Guess what I found!?
This peculiar devil is the larval form of the American Carrion Beetle! How cool is that? (They feed on mushrooms and dead bugs as well as rotting meat, so I hasten to assure you that I do not, in fact, have dead bodies rotting in the woods. At least, to the best of my knowledge.)
Spring sprung and was promptly batted aside by summer, so it’s hot and humid in the garden, and I am trying to stay ahead of the stiltgrass with copious amounts of mulch, because the flamethrower is questionable in a dry pine wood and would also take out all my nice jewelweed that has established so marvelously.
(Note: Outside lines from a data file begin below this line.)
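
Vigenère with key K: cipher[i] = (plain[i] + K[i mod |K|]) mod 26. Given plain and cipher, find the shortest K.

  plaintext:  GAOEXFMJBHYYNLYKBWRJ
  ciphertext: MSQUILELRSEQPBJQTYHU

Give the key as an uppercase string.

  i= 0: M-G =  6 → G
  i= 1: S-A = 18 → S
  i= 2: Q-O =  2 → C
  i= 3: U-E = 16 → Q
  i= 4: I-X = 11 → L
  i= 5: L-F =  6 → G
  i= 6: E-M = 18 → S
  i= 7: L-J =  2 → C
  i= 8: R-B = 16 → Q
  i= 9: S-H = 11 → L
  i=10: E-Y =  6 → G
  i=11: Q-Y = 18 → S
  i=12: P-N =  2 → C
  i=13: B-L = 16 → Q
  i=14: J-Y = 11 → L
  i=15: Q-K =  6 → G
  i=16: T-B = 18 → S
  i=17: Y-W =  2 → C
  i=18: H-R = 16 → Q
  i=19: U-J = 11 → L
  shifts repeat with period 5: GSCQL

GSCQL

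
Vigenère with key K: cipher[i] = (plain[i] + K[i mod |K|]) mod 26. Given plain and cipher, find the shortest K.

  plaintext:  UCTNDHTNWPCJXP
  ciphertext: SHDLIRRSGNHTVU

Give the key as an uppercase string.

YFK

  i= 0: S-U = 24 → Y
  i= 1: H-C =  5 → F
  i= 2: D-T = 10 → K
  i= 3: L-N = 24 → Y
  i= 4: I-D =  5 → F
  i= 5: R-H = 10 → K
  i= 6: R-T = 24 → Y
  i= 7: S-N =  5 → F
  i= 8: G-W = 10 → K
  i= 9: N-P = 24 → Y
  i=10: H-C =  5 → F
  i=11: T-J = 10 → K
  i=12: V-X = 24 → Y
  i=13: U-P =  5 → F
  shifts repeat with period 3: YFK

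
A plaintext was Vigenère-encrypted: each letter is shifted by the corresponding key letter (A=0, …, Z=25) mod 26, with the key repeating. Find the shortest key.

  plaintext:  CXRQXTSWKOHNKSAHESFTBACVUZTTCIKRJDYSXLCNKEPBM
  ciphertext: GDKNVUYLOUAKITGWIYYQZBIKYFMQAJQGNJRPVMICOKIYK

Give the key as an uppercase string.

  i= 0: G-C =  4 → E
  i= 1: D-X =  6 → G
  i= 2: K-R = 19 → T
  i= 3: N-Q = 23 → X
  i= 4: V-X = 24 → Y
  i= 5: U-T =  1 → B
  i= 6: Y-S =  6 → G
  i= 7: L-W = 15 → P
  i= 8: O-K =  4 → E
  i= 9: U-O =  6 → G
  i=10: A-H = 19 → T
  i=11: K-N = 23 → X
  i=12: I-K = 24 → Y
  i=13: T-S =  1 → B
  i=14: G-A =  6 → G
  i=15: W-H = 15 → P
  i=16: I-E =  4 → E
  i=17: Y-S =  6 → G
  i=18: Y-F = 19 → T
  i=19: Q-T = 23 → X
  i=20: Z-B = 24 → Y
  i=21: B-A =  1 → B
  i=22: I-C =  6 → G
  i=23: K-V = 15 → P
  i=24: Y-U =  4 → E
  i=25: F-Z =  6 → G
  i=26: M-T = 19 → T
  i=27: Q-T = 23 → X
  i=28: A-C = 24 → Y
  i=29: J-I =  1 → B
  i=30: Q-K =  6 → G
  i=31: G-R = 15 → P
  i=32: N-J =  4 → E
  i=33: J-D =  6 → G
  i=34: R-Y = 19 → T
  i=35: P-S = 23 → X
  i=36: V-X = 24 → Y
  i=37: M-L =  1 → B
  i=38: I-C =  6 → G
  i=39: C-N = 15 → P
  i=40: O-K =  4 → E
  i=41: K-E =  6 → G
  i=42: I-P = 19 → T
  i=43: Y-B = 23 → X
  i=44: K-M = 24 → Y
  shifts repeat with period 8: EGTXYBGP

EGTXYBGP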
Thinking of trying to fight it by transplanting in Virginia knotweed, which is an aggressive loon of a plant, but native, attractive, and host to a couple of butterfly species. (I have the variegated form, “Painter’s Palette,” which comes true from seed and boy, is there a lot of seed!)
Other than that, everything is blooming, the pollinators are out in force, I had a Zebra Swallowtail show up the other day (an uncommon butterfly in this neck of the woods!) and the pond is full of frogs and predacious diving beetles. On the downside, the weird cold/hot/cold/hot weather sent most of the spring veggies straight to bolting, so I got no daikons, some very sad beets, and the tomatoes are already starting to come in. Lost a bunch of peppers, too. Sigh. But the cucumbers and squash are happy, and I am holding out hope that the peas will produce a batch before the heat exhausts them. (A lot of local farmers just gave up and plowed the peas under. Can’t blame ‘em. This has been demented weather.)
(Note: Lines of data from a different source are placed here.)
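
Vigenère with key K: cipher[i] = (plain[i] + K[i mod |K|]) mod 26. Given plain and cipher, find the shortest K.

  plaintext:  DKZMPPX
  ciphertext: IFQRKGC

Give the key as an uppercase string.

FVR

  i= 0: I-D =  5 → F
  i= 1: F-K = 21 → V
  i= 2: Q-Z = 17 → R
  i= 3: R-M =  5 → F
  i= 4: K-P = 21 → V
  i= 5: G-P = 17 → R
  i= 6: C-X =  5 → F
  shifts repeat with period 3: FVR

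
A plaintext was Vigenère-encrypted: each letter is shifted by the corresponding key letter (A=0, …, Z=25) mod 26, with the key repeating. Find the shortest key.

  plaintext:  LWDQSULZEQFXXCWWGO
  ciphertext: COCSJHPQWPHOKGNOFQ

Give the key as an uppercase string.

RSZCRNE

  i= 0: C-L = 17 → R
  i= 1: O-W = 18 → S
  i= 2: C-D = 25 → Z
  i= 3: S-Q =  2 → C
  i= 4: J-S = 17 → R
  i= 5: H-U = 13 → N
  i= 6: P-L =  4 → E
  i= 7: Q-Z = 17 → R
  i= 8: W-E = 18 → S
  i= 9: P-Q = 25 → Z
  i=10: H-F =  2 → C
  i=11: O-X = 17 → R
  i=12: K-X = 13 → N
  i=13: G-C =  4 → E
  i=14: N-W = 17 → R
  i=15: O-W = 18 → S
  i=16: F-G = 25 → Z
  i=17: Q-O =  2 → C
  shifts repeat with period 7: RSZCRNE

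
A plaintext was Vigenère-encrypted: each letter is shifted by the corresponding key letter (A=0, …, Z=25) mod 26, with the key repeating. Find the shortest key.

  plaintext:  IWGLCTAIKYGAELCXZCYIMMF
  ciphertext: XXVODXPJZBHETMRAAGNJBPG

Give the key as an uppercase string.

  i= 0: X-I = 15 → P
  i= 1: X-W =  1 → B
  i= 2: V-G = 15 → P
  i= 3: O-L =  3 → D
  i= 4: D-C =  1 → B
  i= 5: X-T =  4 → E
  i= 6: P-A = 15 → P
  i= 7: J-I =  1 → B
  i= 8: Z-K = 15 → P
  i= 9: B-Y =  3 → D
  i=10: H-G =  1 → B
  i=11: E-A =  4 → E
  i=12: T-E = 15 → P
  i=13: M-L =  1 → B
  i=14: R-C = 15 → P
  i=15: A-X =  3 → D
  i=16: A-Z =  1 → B
  i=17: G-C =  4 → E
  i=18: N-Y = 15 → P
  i=19: J-I =  1 → B
  i=20: B-M = 15 → P
  i=21: P-M =  3 → D
  i=22: G-F =  1 → B
  shifts repeat with period 6: PBPDBE

PBPDBE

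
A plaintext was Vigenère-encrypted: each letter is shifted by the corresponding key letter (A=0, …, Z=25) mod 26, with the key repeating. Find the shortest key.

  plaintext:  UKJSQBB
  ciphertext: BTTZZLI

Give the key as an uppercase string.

  i= 0: B-U =  7 → H
  i= 1: T-K =  9 → J
  i= 2: T-J = 10 → K
  i= 3: Z-S =  7 → H
  i= 4: Z-Q =  9 → J
  i= 5: L-B = 10 → K
  i= 6: I-B =  7 → H
  shifts repeat with period 3: HJK

HJK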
Craw-Bob is still in residence. Haven’t gotten a good look at him, but we’ve got the night vision cameras and just need to get them working with the house network. Mostly he’s a flash of movement into the hole as I go by.
The Patio That Shall Not Be Named has been graveled, sanded, mortared, and now needs bricks. I’m traveling at the end of the week, but hold out hope of getting it done before June rolls around. (All productivity must be crammed into this month, because June is solid travel and July and August will be miserably hot.)
I had a bit of a wildlife mystery this morning. Was going out to feed the birds and found—there’s no other way to say it—a pile of viscera in the middle of the path. Somebody had left their guts in a neat pile on the ground.
Being me, I of course immediately poked them with a stick. Yup. That’s guts, all right.
For whatever weird reason, there were a bunch of dead earthworms in the pile as well.
I wracked my brain—had something vomited and lost guts and earthworms together? Was this some kind of weird version of an owl pellet?—until I realized that the earthworms were from INSIDE the guts. Our deceased gut-owner had been out eating earthworms, and had quite a solid meal, then something jumped him, eviscerated him, and presumably ate the tasty bits. (I would have thought the viscera WERE tasty bits, but apparently somebody was picky.)
My guess is that the victim was a large frog, but I’ve got no idea what the killer was. I tossed the remains out of dog range—hopefully either Craw-Bob or the carrion beetles will find it and start the clean-up process.
So that’s all the excitement around here at the moment. Guts! Bugs! Mulch! THRILLS! CHILLS! ETC!